2. Add 1 cup warm water, 1/2 cup scalded milk, 2 tsp sugar and 1 tsp salt.
3. Gradually beat 2 cups sifted flour into mixture.
4. Cover the bowl with a cloth and place the dough in a place that is about 85 degrees for 1 1/2 hours.
5. Beat in 3 tbsp softened butter.
6. Knead in the remaining 2 cups of sifted flour.
Preheat the oven to 425 degrees. Grease the inside of the muffin rings and fill each ring halfway. Leave rings standing on lightly greased cookie sheet until the dough has risen to fill the rings. Cook for 30-40 minutes until golden brown. Place on cooling rack until slightly cool, then remove muffins rings.
* Note–the box only contains 4 muffin rings, and the recipe makes 8 muffins. So if you only have 4 rings, chill or freeze half the dough before it rises and bake in two batches.
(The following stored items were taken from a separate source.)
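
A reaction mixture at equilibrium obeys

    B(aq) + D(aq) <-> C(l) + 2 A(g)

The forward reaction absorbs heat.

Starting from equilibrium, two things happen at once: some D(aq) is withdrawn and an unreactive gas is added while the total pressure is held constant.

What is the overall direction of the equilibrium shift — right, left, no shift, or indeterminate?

Removing D (aq), a reactant, drives the reaction to the left.
Adding inert gas at constant total pressure expands the volume and lowers every reacting partial pressure. With Δn_gas = 2 − 0 = +2, Q moves away from K toward the side with fewer gas moles, so the system shifts toward the side with more gas moles — to the right.
The individual effects push in opposite directions; without quantitative information the net direction cannot be determined.

cannot be determined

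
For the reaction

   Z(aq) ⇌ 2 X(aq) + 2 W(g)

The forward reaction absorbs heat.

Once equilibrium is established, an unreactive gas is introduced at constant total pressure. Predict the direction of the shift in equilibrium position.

Adding inert gas at constant total pressure expands the volume and lowers every reacting partial pressure. With Δn_gas = 2 − 0 = +2, Q moves away from K toward the side with fewer gas moles, so the system shifts toward the side with more gas moles — to the right.

right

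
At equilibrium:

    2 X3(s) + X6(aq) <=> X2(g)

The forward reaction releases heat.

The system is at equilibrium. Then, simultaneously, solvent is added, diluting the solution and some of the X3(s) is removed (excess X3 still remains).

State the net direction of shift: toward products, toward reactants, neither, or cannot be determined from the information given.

left

Dilution lowers every aqueous concentration by the same factor. Δn_aq = 0 − 1 = -1, so the system shifts toward the side with more dissolved moles — to the left.
X3 is a pure solid; its activity is 1 regardless of amount, so Q is unaffected — no shift from this change.
Only the nonzero effect(s) matter; the net shift is to the left.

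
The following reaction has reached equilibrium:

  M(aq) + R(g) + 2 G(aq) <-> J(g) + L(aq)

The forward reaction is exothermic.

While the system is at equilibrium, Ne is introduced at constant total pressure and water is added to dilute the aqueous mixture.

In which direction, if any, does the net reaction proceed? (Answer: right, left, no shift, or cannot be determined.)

left

Adding inert gas at constant total pressure expands the volume, scaling every reacting partial pressure by the same factor. Δn_gas = 1 − 1 = 0, so Q is unchanged — no shift.
Dilution lowers every aqueous concentration by the same factor. Δn_aq = 1 − 3 = -2, so the system shifts toward the side with more dissolved moles — to the left.
Only the nonzero effect(s) matter; the net shift is to the left.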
I’ve yet to rise to the occasion when it comes to baking with yeast. I’ve only tried about three different recipes requiring it, and have had pretty miserable results every time. Unless, of course, a braided challah is supposed to weigh as much as a baseball bat. In that case, I am the yeast queen!
Not only am I a skilled multi-tasker, I am also extremely dexterous. Check me out patting the dough in two tins at once!
Here’s me, sticky with batter goo and pretty much losing all hope.
And here are my
hockey pucks English muffins, fresh out of the oven and ready for a waltz across a goalie’s teeth.
Anyone else ever tried making homemade English muffins? Did you fare better? What’s the secret?